Ticks are very prevalent in our region and, since they can transmit serious diseases, they are one of the biggest potential health threats one may encounter while enjoying the outdoors. Not only do some ticks carry Lyme disease, but also Rocky Mountain spotted fever, anaplasmosis, babesiosis, and other diseases. Furthermore, it is suspected that the bite of a Lone Star Tick can trigger an allergy to red meat.
Often ticks are described as being about the size of a period at the end of a sentence. That’s true sometimes but not always.
As ticks progress through a 3-stage life cycle they grow substantially larger. So, depending on the time of year, you will encounter different size ticks. Also, tick activity changes over time. So the risk level varies throughout the year. In order to help recognize ticks, it’s useful to know about their life cycle. Figure 1 shows the life cycle for the black-legged tick, also called the deer tick.
Stage-1: In May each adult female will lay several thousand eggs. Tiny larvae hatch in July. They’re only 1/32 inch long.
Larvae immediately begin searching for their first host, often bitting either a mouse or bird.
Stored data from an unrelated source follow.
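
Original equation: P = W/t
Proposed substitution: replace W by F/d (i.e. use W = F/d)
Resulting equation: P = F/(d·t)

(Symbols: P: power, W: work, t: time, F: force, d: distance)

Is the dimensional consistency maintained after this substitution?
No

[W] = [L^2 M T^-2] and [F/d] = [M T^-2]. These differ, so the substitution replaces a quantity by one of different dimensions and the result P = F/(d·t) has LHS [L^2 M T^-3] vs RHS [M T^-3] — inconsistent.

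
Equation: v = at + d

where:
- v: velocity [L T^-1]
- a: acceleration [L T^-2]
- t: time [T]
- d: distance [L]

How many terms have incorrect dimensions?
1

LHS v: [L T^-1]
- at: [L T^-1] ✓
- d: [L] ✗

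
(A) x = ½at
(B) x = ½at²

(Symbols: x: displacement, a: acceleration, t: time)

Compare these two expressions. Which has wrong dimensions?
(A)

(A) x = ½at: LHS [L], RHS [L T^-1] ✗
(B) x = ½at²: LHS [L], RHS [L] ✓

Expression (A) x = ½at is dimensionally incorrect.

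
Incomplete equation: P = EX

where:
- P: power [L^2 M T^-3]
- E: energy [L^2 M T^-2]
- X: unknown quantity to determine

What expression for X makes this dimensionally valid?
X = f (inverse time / frequency (1/t)), dimensions [T^-1]

P has dimensions [L^2 M T^-3]; the rest of the RHS (E) has dimensions [L^2 M T^-2].
So X must have dimensions [T^-1] — X = f (inverse time / frequency (1/t)).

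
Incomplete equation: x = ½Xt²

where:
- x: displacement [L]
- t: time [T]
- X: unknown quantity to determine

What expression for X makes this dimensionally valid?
X = a (acceleration), dimensions [L T^-2]

x has dimensions [L]; the rest of the RHS (½ t²) has dimensions [T^2].
So X must have dimensions [L T^-2] — X = a (acceleration).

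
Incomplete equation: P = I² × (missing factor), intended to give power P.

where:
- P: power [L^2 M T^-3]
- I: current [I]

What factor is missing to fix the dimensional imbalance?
R (resistance), dimensions [I^-2 L^2 M T^-3]

P has dimensions [L^2 M T^-3] and I² has dimensions [I^2].
The missing factor must have dimensions [L^2 M T^-3] / [I^2] = [I^-2 L^2 M T^-3], i.e. resistance (R).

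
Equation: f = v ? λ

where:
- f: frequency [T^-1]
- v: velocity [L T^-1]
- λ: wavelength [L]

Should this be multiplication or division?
division (÷): f = v ÷ λ

f [T^-1]; v [L T^-1]; λ [L].
v × λ → [L^2 T^-1] ✗
v ÷ λ → [T^-1] ✓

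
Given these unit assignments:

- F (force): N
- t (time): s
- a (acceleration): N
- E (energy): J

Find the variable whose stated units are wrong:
a

The variable a (acceleration) should have units m/s², not N.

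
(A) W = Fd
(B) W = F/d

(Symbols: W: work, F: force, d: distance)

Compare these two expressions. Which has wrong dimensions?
(B)

(A) W = Fd: LHS [L^2 M T^-2], RHS [L^2 M T^-2] ✓
(B) W = F/d: LHS [L^2 M T^-2], RHS [M T^-2] ✗

Expression (B) W = F/d is dimensionally incorrect.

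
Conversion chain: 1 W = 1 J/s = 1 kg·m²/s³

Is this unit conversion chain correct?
The chain is correct (no errors).

Correct: Watt is Joule per second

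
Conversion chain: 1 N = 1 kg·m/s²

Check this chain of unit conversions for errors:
The chain is correct (no errors).

Correct: Newton is defined as kg·m/s²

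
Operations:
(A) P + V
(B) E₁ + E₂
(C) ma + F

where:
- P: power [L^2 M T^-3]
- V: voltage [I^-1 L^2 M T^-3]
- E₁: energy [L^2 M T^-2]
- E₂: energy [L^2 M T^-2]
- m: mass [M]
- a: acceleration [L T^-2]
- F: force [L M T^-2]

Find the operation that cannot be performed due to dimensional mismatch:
(A) P + V

(A) P + V: P [L^2 M T^-3] and V [I^-1 L^2 M T^-3] — different dimensions cannot be added/subtracted ✗
(B) E₁ + E₂: E₁ [L^2 M T^-2] and E₂ [L^2 M T^-2] — same dimensions ✓
(C) ma + F: ma [L M T^-2] and F [L M T^-2] — same dimensions ✓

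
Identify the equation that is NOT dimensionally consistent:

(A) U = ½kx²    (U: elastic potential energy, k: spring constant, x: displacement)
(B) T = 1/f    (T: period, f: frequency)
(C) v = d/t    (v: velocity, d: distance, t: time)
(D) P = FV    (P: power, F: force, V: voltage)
(D) P = FV

The equation (D) P = FV is dimensionally incorrect.

LHS (P): [L^2 M T^-3]
RHS (FV): [I^-1 L^3 M^2 T^-5] ✗

The dimensions do not match. The other three equations balance.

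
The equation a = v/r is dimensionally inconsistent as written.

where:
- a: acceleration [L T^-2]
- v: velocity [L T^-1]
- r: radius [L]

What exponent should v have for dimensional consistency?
The exponent of v should be 2: a = v^2/r

The LHS a has dimensions [L T^-2]; v has dimensions [L T^-1].
As written, the RHS v/r (exponent 1 on v) has dimensions [T^-1], which does not match.
With exponent 2, the RHS v^2/r has dimensions [L T^-2], matching the LHS.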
Bacteria can be picked up during this first blood meal.
During each stage ticks only bite once. Therefore larvae don’t transmit infection. So they are not a major concern.
In September larvae go dormant until May of the following year.
Stage-2: In May the larvae from the previous year transform into nymphs that are 1/16 inch long.
May is one of the peak times to be bitten by a tick. That’s because the hungry nymphs are actively searching for an animal to bite.
As summer progresses more nymphs have found a host already and the tick danger drops.
Finally, in September, ticks become uncommon as they are busy transforming.
Stage-3: In October large adult ticks emerge. They’re 1/8 inch long. The hungry adults begin searching for a meal.
October is another peak month for tick bites. Adult ticks are more likely to carry infection. They are active between October and May of the following year.
Ticks can be active in winter if the temperature is above 40F.
Figure 2 shows the relative tick danger level over the course of a year.
*** The best way to avoid getting sick is to avoid being bitten. ***
Permethrin, an insecticide, is an excellent defense against ticks. It must be applied to clothing hours in advance, so plan accordingly.
Light colored clothing gives you an advantage to see a tick on you. There are several alternatives to Permethrin such as DEET, Picaridin and Oil of eucalyptus.
*** It’s always a good idea to perform a tick check upon returning home. ***
One sneaky habit of ticks is to ride home on your clothing. Dry heat from a clothes dryer can kill them.
Ticks like water, even soapy water. Scientists found that 80% of ticks survived a trip through a washing machine!
If you do find a tick here’s how to deal with it. First, if it’s not embedded in your skin, adhesive tape is a handy way to capture it and seal it up.
If it is embedded then use small tweezers, grip the tick as close to the skin as possible and pull until it comes out.
Avoid squeezing the body because that forces fluids out which may be infectious.
It is believed that if the tick is removed within 24 hours the chances of bacterial infection are small.
Until recently bacterial infection was all we had to worry about. But, in 2010 ticks were found to carry the Powassan virus.
The virus can be transmitted almost instantly. And it can cause dangerous encephalitis.
So far there are no reported cases of this virus in Maryland.
—— Additional information ——
* You usually don’t feel a tick bite because ticks inject an anesthetic that numbs the area. They also inject an anti-coagulant and an immunosuppressant.
* Mature ticks have 8 legs, like a spider. And, in fact, ticks are related to spiders. However larvae only have 6 legs.